$x=\frac{2-2t^2}{1+t^2}$, $y=\frac{4t}{1+t^2}$. Are you sure the problems you are posting are from a real TST ?

I took part in this TST

This is too easy for TST even for such country as Kosovo.

math_mat wrote: $x=\frac{2-2t^2}{1+t^2}$, $y=\frac{4t}{1+t^2}$. What is the motivation for this construction?
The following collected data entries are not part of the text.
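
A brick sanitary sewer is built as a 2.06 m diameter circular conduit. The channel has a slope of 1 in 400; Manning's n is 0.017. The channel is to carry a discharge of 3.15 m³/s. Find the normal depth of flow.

y_n = 1.03 m

Manning's equation rearranged: A R^(2/3) = nQ / (1·√S) = 0.017 × 3.15 / (√0.0025) = 1.071.
At y = 1.12 m: A R^(2/3) = 1.231 — over.
At y = 0.825 m: A R^(2/3) = 0.7232 — short.
At y = 1.03 m: A R^(2/3) = 1.071 — close enough.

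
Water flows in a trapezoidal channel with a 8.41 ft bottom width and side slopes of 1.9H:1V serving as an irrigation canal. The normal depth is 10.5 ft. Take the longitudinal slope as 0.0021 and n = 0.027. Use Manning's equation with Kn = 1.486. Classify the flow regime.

subcritical

With bottom width b = 8.41 ft and side slope z = 1.9: A = (b + zy)y = (8.41 + 1.9×10.5)×10.5 = 297.8 ft²; P = b + 2y√(1+z²) = 8.41 + 2×10.5×2.147 = 53.5 ft.
Hydraulic radius R = A/P = 297.8/53.5 = 5.566 ft.
V = (1.486/n) R^(2/3) √S = (1.486/0.027) × 5.566^(2/3) × √0.0021 = 7.921 ft/s. Hydraulic depth D_h = A/T = 297.8/48.31 = 6.164 ft.
Froude number Fr = V/√(g·D_h) = 7.921/√(32.2×6.164) = 0.562, which is less than 1, so the flow is subcritical.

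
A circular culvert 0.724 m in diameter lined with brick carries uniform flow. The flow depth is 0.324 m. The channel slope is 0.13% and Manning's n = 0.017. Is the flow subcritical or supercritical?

subcritical

For a circular section of diameter D = 0.724 m at depth y = 0.324 m, the central angle is θ = 2 arccos(1 − 2y/D) = 2.931 rad. Then A = (D²/8)(θ − sin θ) = 0.1784 m² and P = Dθ/2 = 1.061 m.
Hydraulic radius R = A/P = 0.1784/1.061 = 0.1681 m.
V = (1/n) R^(2/3) √S = (1/0.017) × 0.1681^(2/3) × √0.0013 = 0.646 m/s. Hydraulic depth D_h = A/T = 0.1784/0.72 = 0.2478 m.
Froude number Fr = V/√(g·D_h) = 0.646/√(9.81×0.2478) = 0.414, which is less than 1, so the flow is subcritical.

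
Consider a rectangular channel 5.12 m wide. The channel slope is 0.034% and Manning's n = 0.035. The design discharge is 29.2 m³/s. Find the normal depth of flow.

Manning's equation rearranged: A R^(2/3) = nQ / (1·√S) = 0.035 × 29.2 / (√0.00034) = 55.43.
Try y = 4.9 m: A R^(2/3) = 35.48 — short.
Try y = 8.86 m: A R^(2/3) = 71.68 — over.
Try y = 7.1 m: A R^(2/3) = 55.4 — ≈ 55.43.

y_n = 7.1 m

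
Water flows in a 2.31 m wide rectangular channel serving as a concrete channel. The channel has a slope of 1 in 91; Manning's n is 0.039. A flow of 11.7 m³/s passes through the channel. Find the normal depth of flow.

y_n = 2.26 m

Manning's equation rearranged: A R^(2/3) = nQ / (1·√S) = 0.039 × 11.7 / (√0.01099) = 4.353.
Trying y = 2.81 m: A R^(2/3) = 5.68 — high.
Trying y = 1.9 m: A R^(2/3) = 3.52 — low.
Trying y = 2.26 m: A R^(2/3) = 4.364 — matches.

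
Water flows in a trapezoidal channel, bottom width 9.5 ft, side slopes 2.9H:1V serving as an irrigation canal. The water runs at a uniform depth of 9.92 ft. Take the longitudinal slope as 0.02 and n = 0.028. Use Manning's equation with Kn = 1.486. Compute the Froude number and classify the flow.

supercritical

With bottom width b = 9.5 ft and side slope z = 2.9: A = (b + zy)y = (9.5 + 2.9×9.92)×9.92 = 379.6 ft²; P = b + 2y√(1+z²) = 9.5 + 2×9.92×3.068 = 70.36 ft.
Hydraulic radius R = A/P = 379.6/70.36 = 5.395 ft.
V = (1.486/n) R^(2/3) √S = (1.486/0.028) × 5.395^(2/3) × √0.02 = 23.09 ft/s. Hydraulic depth D_h = A/T = 379.6/67.04 = 5.663 ft.
Froude number Fr = V/√(g·D_h) = 23.09/√(32.2×5.663) = 1.71, which is greater than 1, so the flow is supercritical.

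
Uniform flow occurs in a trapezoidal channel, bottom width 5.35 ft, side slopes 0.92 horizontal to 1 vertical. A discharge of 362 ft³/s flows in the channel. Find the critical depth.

y_c = 4.1 ft

At critical depth, Q² T / (g A³) = 1, i.e. A³/T = Q²/g = 362²/32.2 = 4070.
At y = 5.12 ft: A³/T = 9252 — too large.
At y = 3.37 ft: A³/T = 1999 — too small.
At y = 4.1 ft: A³/T = 4057 — matches.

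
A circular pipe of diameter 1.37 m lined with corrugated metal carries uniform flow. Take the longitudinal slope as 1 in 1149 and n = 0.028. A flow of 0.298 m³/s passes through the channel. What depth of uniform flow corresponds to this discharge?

y_n = 0.596 m

Manning's equation rearranged: A R^(2/3) = nQ / (1·√S) = 0.028 × 0.298 / (√0.0008703) = 0.2828.
Trying y = 0.407 m: A R^(2/3) = 0.1387 — low.
Trying y = 0.739 m: A R^(2/3) = 0.4095 — high.
Trying y = 0.596 m: A R^(2/3) = 0.283 — matches.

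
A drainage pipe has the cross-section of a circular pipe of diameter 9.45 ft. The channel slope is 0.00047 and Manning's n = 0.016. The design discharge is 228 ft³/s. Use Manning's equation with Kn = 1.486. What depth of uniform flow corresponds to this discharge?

y_n = 7.08 ft

Manning's equation rearranged: A R^(2/3) = nQ / (1.486·√S) = 0.016 × 228 / (1.486 × √0.00047) = 113.2.
Trying y = 6.15 ft: A R^(2/3) = 94.27 — too small.
Trying y = 7.94 ft: A R^(2/3) = 127.1 — too large.
Trying y = 7.08 ft: A R^(2/3) = 113.3 — close enough.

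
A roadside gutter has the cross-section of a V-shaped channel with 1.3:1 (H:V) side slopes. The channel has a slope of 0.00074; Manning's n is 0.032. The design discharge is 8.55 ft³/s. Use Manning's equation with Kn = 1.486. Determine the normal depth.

Manning's equation rearranged: A R^(2/3) = nQ / (1.486·√S) = 0.032 × 8.55 / (1.486 × √0.00074) = 6.768.
Try y = 1.63 ft: A R^(2/3) = 2.581 — short.
Try y = 2.94 ft: A R^(2/3) = 12.44 — over.
Try y = 2.34 ft: A R^(2/3) = 6.769 — matches.

y_n = 2.34 ft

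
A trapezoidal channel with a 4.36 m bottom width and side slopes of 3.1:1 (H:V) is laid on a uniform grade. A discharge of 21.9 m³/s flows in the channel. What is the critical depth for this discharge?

At critical depth, Q² T / (g A³) = 1, i.e. A³/T = Q²/g = 21.9²/9.81 = 48.89.
Try y = 0.849 m: A³/T = 21.74 — low.
Try y = 1.24 m: A³/T = 87.38 — high.
Try y = 1.06 m: A³/T = 48.7 — ≈ 48.89.

y_c = 1.06 m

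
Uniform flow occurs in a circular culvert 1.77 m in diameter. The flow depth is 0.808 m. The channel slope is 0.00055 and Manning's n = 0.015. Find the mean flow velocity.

For a circular section of diameter D = 1.77 m at depth y = 0.808 m, the central angle is θ = 2 arccos(1 − 2y/D) = 2.967 rad. Then A = (D²/8)(θ − sin θ) = 1.094 m² and P = Dθ/2 = 2.626 m.
Hydraulic radius R = A/P = 1.094/2.626 = 0.4166 m.
From Manning's equation, V = (1/n) R^(2/3) S^(1/2) = (1/0.015) × 0.4166^(2/3) × 0.00055^(1/2) = 0.872 m/s.

V = 0.872 m/s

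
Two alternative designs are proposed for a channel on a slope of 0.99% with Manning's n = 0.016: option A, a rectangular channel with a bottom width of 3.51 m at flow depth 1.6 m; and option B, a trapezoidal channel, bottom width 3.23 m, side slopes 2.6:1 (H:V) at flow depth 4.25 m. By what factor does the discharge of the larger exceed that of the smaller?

20.9

Channel A: Flow area A = b·y = 3.51 × 1.6 = 5.616 m². Wetted perimeter P = b + 2y = 3.51 + 2×1.6 = 6.71 m. Hydraulic radius R = A/P = 5.616/6.71 = 0.837 m. Q_A = (1/0.016)·5.616·0.837^(2/3)·√0.0099 = 31.02 m³/s.
Channel B: With bottom width b = 3.23 m and side slope z = 2.6: A = (b + zy)y = (3.23 + 2.6×4.25)×4.25 = 60.69 m²; P = b + 2y√(1+z²) = 3.23 + 2×4.25×2.786 = 26.91 m. Hydraulic radius R = A/P = 60.69/26.91 = 2.255 m. Q_B = (1/0.016)·60.69·2.255^(2/3)·√0.0099 = 649.1 m³/s.
The larger discharge is 649.1 m³/s and the smaller is 31.02 m³/s; the ratio is 20.9.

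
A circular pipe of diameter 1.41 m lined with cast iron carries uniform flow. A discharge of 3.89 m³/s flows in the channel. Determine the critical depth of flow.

y_c = 1.04 m

At critical depth, Q² T / (g A³) = 1, i.e. A³/T = Q²/g = 3.89²/9.81 = 1.543.
Try y = 0.914 m: A³/T = 0.9124 — short.
Try y = 1.04 m: A³/T = 1.517 — matches.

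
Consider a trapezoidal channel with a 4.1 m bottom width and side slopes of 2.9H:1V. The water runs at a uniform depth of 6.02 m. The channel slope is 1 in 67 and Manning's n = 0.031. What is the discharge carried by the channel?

Q = 1100 m³/s

With bottom width b = 4.1 m and side slope z = 2.9: A = (b + zy)y = (4.1 + 2.9×6.02)×6.02 = 129.8 m²; P = b + 2y√(1+z²) = 4.1 + 2×6.02×3.068 = 41.03 m.
Hydraulic radius R = A/P = 129.8/41.03 = 3.163 m.
Manning's equation: Q = (1/n) A R^(2/3) S^(1/2) = (1/0.031) × 129.8 × 3.163^(2/3) × 0.01493^(1/2) = 1100 m³/s.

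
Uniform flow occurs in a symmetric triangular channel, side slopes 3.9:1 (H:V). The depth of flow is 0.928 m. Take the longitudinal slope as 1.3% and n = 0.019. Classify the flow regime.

For a triangular section with side slope z = 3.9: A = zy² = 3.9×0.928² = 3.359 m²; P = 2y√(1+z²) = 2×0.928×4.026 = 7.473 m.
Hydraulic radius R = A/P = 3.359/7.473 = 0.4495 m.
V = (1/n) R^(2/3) √S = (1/0.019) × 0.4495^(2/3) × √0.013 = 3.521 m/s. Hydraulic depth D_h = A/T = 3.359/7.238 = 0.464 m.
Froude number Fr = V/√(g·D_h) = 3.521/√(9.81×0.464) = 1.65, which is greater than 1, so the flow is supercritical.

supercritical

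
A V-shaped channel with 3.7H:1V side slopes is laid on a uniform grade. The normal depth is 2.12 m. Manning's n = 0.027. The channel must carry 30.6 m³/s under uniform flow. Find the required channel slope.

S = 0.00239

For a triangular section with side slope z = 3.7: A = zy² = 3.7×2.12² = 16.63 m²; P = 2y√(1+z²) = 2×2.12×3.833 = 16.25 m.
Hydraulic radius R = A/P = 16.63/16.25 = 1.023 m.
From Manning's equation, S = [nQ / (1 A R^(2/3))]² = [0.027 × 30.6 / (1 × 16.63 × 1.023^(2/3))]² = 0.00239.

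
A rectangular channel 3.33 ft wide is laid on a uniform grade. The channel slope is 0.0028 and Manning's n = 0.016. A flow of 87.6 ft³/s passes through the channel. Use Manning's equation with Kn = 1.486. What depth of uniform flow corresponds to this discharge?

y_n = 4.67 ft

Manning's equation rearranged: A R^(2/3) = nQ / (1.486·√S) = 0.016 × 87.6 / (1.486 × √0.0028) = 17.82.
Trying y = 5.51 ft: A R^(2/3) = 21.62 — too large.
Trying y = 4 ft: A R^(2/3) = 14.84 — too small.
Trying y = 4.67 ft: A R^(2/3) = 17.83 — matches.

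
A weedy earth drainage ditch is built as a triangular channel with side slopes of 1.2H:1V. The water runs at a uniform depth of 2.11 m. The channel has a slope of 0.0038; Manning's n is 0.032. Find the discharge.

For a triangular section with side slope z = 1.2: A = zy² = 1.2×2.11² = 5.343 m²; P = 2y√(1+z²) = 2×2.11×1.562 = 6.592 m.
Hydraulic radius R = A/P = 5.343/6.592 = 0.8105 m.
Manning's equation: Q = (1/n) A R^(2/3) S^(1/2) = (1/0.032) × 5.343 × 0.8105^(2/3) × 0.0038^(1/2) = 8.95 m³/s.

Q = 8.95 m³/s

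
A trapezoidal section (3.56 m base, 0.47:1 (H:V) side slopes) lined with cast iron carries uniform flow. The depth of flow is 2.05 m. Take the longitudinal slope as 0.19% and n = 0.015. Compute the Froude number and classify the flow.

subcritical

With bottom width b = 3.56 m and side slope z = 0.47: A = (b + zy)y = (3.56 + 0.47×2.05)×2.05 = 9.273 m²; P = b + 2y√(1+z²) = 3.56 + 2×2.05×1.105 = 8.09 m.
Hydraulic radius R = A/P = 9.273/8.09 = 1.146 m.
V = (1/n) R^(2/3) √S = (1/0.015) × 1.146^(2/3) × √0.0019 = 3.183 m/s. Hydraulic depth D_h = A/T = 9.273/5.487 = 1.69 m.
Froude number Fr = V/√(g·D_h) = 3.183/√(9.81×1.69) = 0.782, which is less than 1, so the flow is subcritical.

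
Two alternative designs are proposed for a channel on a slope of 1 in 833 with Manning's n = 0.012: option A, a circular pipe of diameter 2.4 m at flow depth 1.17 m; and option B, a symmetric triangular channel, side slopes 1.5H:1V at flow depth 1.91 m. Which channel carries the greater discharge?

channel B

Channel A: For a circular section of diameter D = 2.4 m at depth y = 1.17 m, the central angle is θ = 2 arccos(1 − 2y/D) = 3.092 rad. Then A = (D²/8)(θ − sin θ) = 2.19 m² and P = Dθ/2 = 3.71 m. Hydraulic radius R = A/P = 2.19/3.71 = 0.5903 m. Q_A = (1/0.012)·2.19·0.5903^(2/3)·√0.0012 = 4.45 m³/s.
Channel B: For a triangular section with side slope z = 1.5: A = zy² = 1.5×1.91² = 5.472 m²; P = 2y√(1+z²) = 2×1.91×1.803 = 6.887 m. Hydraulic radius R = A/P = 5.472/6.887 = 0.7946 m. Q_B = (1/0.012)·5.472·0.7946^(2/3)·√0.0012 = 13.55 m³/s.
Q_A = 4.45 m³/s vs Q_B = 13.55 m³/s, so channel B carries more.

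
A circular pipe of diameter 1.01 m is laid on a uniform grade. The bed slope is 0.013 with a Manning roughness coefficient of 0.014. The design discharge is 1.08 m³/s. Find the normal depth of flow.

Manning's equation rearranged: A R^(2/3) = nQ / (1·√S) = 0.014 × 1.08 / (√0.013) = 0.1326.
Trying y = 0.404 m: A R^(2/3) = 0.1079 — too small.
Trying y = 0.532 m: A R^(2/3) = 0.1746 — too large.
Trying y = 0.453 m: A R^(2/3) = 0.1325 — ≈ 0.1326.

y_n = 0.453 m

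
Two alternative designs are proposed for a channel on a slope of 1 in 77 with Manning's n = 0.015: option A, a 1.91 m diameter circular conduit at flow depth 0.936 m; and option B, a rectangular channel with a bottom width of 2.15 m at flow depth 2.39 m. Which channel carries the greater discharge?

Channel A: For a circular section of diameter D = 1.91 m at depth y = 0.936 m, the central angle is θ = 2 arccos(1 − 2y/D) = 3.102 rad. Then A = (D²/8)(θ − sin θ) = 1.396 m² and P = Dθ/2 = 2.962 m. Hydraulic radius R = A/P = 1.396/2.962 = 0.4714 m. Q_A = (1/0.015)·1.396·0.4714^(2/3)·√0.01299 = 6.425 m³/s.
Channel B: Flow area A = b·y = 2.15 × 2.39 = 5.138 m². Wetted perimeter P = b + 2y = 2.15 + 2×2.39 = 6.93 m. Hydraulic radius R = A/P = 5.138/6.93 = 0.7415 m. Q_B = (1/0.015)·5.138·0.7415^(2/3)·√0.01299 = 31.98 m³/s.
Q_A = 6.425 m³/s vs Q_B = 31.98 m³/s, so channel B carries more.

channel B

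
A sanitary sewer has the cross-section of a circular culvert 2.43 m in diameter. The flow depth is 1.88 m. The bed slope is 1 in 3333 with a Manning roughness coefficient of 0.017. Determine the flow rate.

Q = 3.2 m³/s

For a circular section of diameter D = 2.43 m at depth y = 1.88 m, the central angle is θ = 2 arccos(1 − 2y/D) = 4.3 rad. Then A = (D²/8)(θ − sin θ) = 3.85 m² and P = Dθ/2 = 5.224 m.
Hydraulic radius R = A/P = 3.85/5.224 = 0.7369 m.
Manning's equation: Q = (1/n) A R^(2/3) S^(1/2) = (1/0.017) × 3.85 × 0.7369^(2/3) × 0.0003^(1/2) = 3.2 m³/s.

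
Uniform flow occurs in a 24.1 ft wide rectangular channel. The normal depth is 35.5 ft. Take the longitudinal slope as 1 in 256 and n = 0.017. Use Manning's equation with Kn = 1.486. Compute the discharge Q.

Flow area A = b·y = 24.1 × 35.5 = 855.6 ft². Wetted perimeter P = b + 2y = 24.1 + 2×35.5 = 95.1 ft.
Hydraulic radius R = A/P = 855.6/95.1 = 8.996 ft.
Manning's equation: Q = (1.486/n) A R^(2/3) S^(1/2) = (1.486/0.017) × 855.6 × 8.996^(2/3) × 0.003906^(1/2) = 20200 ft³/s.

Q = 20200 ft³/s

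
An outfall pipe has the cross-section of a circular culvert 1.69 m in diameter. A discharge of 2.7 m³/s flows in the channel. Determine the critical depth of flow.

y_c = 0.82 m

At critical depth, Q² T / (g A³) = 1, i.e. A³/T = Q²/g = 2.7²/9.81 = 0.7431.
At y = 0.637 m: A³/T = 0.2827 — too small.
At y = 0.82 m: A³/T = 0.7444 — ≈ 0.7431.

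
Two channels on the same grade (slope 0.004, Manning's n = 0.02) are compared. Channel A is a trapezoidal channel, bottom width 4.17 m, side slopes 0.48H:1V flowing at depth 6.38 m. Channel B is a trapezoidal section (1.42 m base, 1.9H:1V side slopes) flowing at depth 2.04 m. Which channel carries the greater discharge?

Channel A: With bottom width b = 4.17 m and side slope z = 0.48: A = (b + zy)y = (4.17 + 0.48×6.38)×6.38 = 46.14 m²; P = b + 2y√(1+z²) = 4.17 + 2×6.38×1.109 = 18.32 m. Hydraulic radius R = A/P = 46.14/18.32 = 2.518 m. Q_A = (1/0.02)·46.14·2.518^(2/3)·√0.004 = 270.1 m³/s.
Channel B: With bottom width b = 1.42 m and side slope z = 1.9: A = (b + zy)y = (1.42 + 1.9×2.04)×2.04 = 10.8 m²; P = b + 2y√(1+z²) = 1.42 + 2×2.04×2.147 = 10.18 m. Hydraulic radius R = A/P = 10.8/10.18 = 1.061 m. Q_B = (1/0.02)·10.8·1.061^(2/3)·√0.004 = 35.55 m³/s.
Q_A = 270.1 m³/s vs Q_B = 35.55 m³/s, so channel A carries more.

channel A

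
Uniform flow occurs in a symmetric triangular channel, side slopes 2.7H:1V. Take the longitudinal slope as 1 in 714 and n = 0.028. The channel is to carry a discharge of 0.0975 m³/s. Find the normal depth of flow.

Manning's equation rearranged: A R^(2/3) = nQ / (1·√S) = 0.028 × 0.0975 / (√0.001401) = 0.07295.
Trying y = 0.222 m: A R^(2/3) = 0.02944 — short.
Trying y = 0.312 m: A R^(2/3) = 0.07297 — close enough.

y_n = 0.312 m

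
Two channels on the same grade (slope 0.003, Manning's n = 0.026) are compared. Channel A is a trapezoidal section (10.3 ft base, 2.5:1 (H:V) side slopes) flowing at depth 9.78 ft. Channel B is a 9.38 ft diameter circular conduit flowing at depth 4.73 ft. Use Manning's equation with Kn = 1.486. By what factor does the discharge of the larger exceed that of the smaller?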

PiAreSquare wrote: What is the motivation for this construction? Pythagorean tripples : write $x=2\frac ac$ and $y=2\frac bc$ and equation is $a^2+b^2=c^2$

yeah all you need to do is state that there exist an infinite number of Pythagorean Triples (which is a well known fact) then the proof is trivial

Generalization:Let $k\in\mathbb{N^*}$ be a positive integer.Then the equation $x^2+y^2=k^2$ has infinitely many rational solutions. Solution:By Euclid's Formula we have $(m^2-n^2)^2+(2mn)^2=(m^2+n^2)^2,\forall m,n\in\mathbb{N^*}$,so we can take $x=\frac{k(m^2-n^2)}{m^2+n^2},y=\frac{2kmn}{m^2+n^2}$ for any two positive integers $m,n$ and we will obtain $x^2+y^2=(\frac{k(m^2-n^2)}{m^2+n^2})^2+(\frac{2kmn}{m^2+n^2})^2=k^2\cdot\frac{(m^2-n^2)^2+(2mn)^2}{(m^2+n^2)^2}=k^2$.